第7話 道は近きにあり而るにこれを遠きに求む*

 ベランダでアレに気づいてから自分の部屋に戻った。うん。自分に言い訳するのはもう止めよう。

 訳の分からん生物? が徘徊し人が死んでいる。なのに何も考えず、何も知ろうとしない。俺はそんな人間じゃない。

 これまでもある程度のアンテナは張っていた。


 とりあえず、ダンジョン入口を発見したのに報告を怠った理由を考えておこうか。

 老いた母を癒すポーションが欲しかった。これだろう。俺の中の常識では、加齢による骨折や認知症が薬で治るはずがないのだが、そもそもダンジョンなんてものが現実にあることが俺の中の常識にはない。

 それに本当に高グレードポーションを見つけることができたなら売る前に使うつもりだ。タメしに自分へ使うか母を優先するかは幾つ見つかるかしだいだが。


 報告が遅れても初犯だし情状酌量が狙えるんじゃないかな。

 低脅威度ダンジョンなのだから、一週間? 二週間? ぐらいだったら、罰金刑で済むだろう。済んで欲しいなぁ。一ヶ月を超えると追及が厳しそうだけど。

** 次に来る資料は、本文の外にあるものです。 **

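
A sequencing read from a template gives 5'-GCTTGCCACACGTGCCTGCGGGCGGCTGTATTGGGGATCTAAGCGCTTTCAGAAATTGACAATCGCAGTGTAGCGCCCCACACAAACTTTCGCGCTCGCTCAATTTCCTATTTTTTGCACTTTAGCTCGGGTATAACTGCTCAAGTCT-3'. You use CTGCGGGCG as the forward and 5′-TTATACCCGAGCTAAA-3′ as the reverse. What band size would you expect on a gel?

121 bp

Scanning the template, CTGCGGGCG occurs at positions 16–24; this primer anneals to the bottom strand there with its 3' end pointing downstream.
Taking the reverse complement of TTATACCCGAGCTAAA gives TTTAGCTCGGGTATAA, found at positions 121–136 on the template; the primer anneals here to the top strand with its 3' end pointing upstream.
The product runs from position 16 to position 136, so its length is 136 − 16 + 1 = 121 bp.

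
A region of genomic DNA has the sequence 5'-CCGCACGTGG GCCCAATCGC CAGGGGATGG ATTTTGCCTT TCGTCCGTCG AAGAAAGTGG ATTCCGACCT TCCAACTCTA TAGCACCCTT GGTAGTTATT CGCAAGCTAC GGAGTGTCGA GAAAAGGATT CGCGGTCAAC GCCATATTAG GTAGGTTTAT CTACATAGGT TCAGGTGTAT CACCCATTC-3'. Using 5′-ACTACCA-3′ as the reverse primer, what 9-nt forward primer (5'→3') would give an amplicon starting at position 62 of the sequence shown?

The reverse primer's reverse complement TGGTAGT matches the template at positions 90–96; the product starts at position 62.
The forward primer is identical to the top strand over positions 62–70: TTCCGACCT.

5'-TTCCGACCT-3'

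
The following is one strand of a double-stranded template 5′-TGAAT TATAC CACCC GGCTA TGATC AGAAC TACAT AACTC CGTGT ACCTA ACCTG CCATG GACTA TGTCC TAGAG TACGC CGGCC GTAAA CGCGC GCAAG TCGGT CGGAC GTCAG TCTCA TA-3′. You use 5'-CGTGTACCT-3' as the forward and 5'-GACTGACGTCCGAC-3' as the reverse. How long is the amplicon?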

 中から溢れ出た怪生物? が、近隣住民の身体に害を及ばさないことを願うばかりだ。

 もちろん最初に襲われるのは俺だろう。


 次は更なる情報。

 スレッド形式の掲示板。これは駄目だ。新しいスレを建てても、数十分以内には埋め立てられる。

 時々、関係ないスレにゲリラ的なダンジョン情報が書き込まれるが、これも速攻で埋め立てられるし、スレ住民への迷惑行為にしかならない。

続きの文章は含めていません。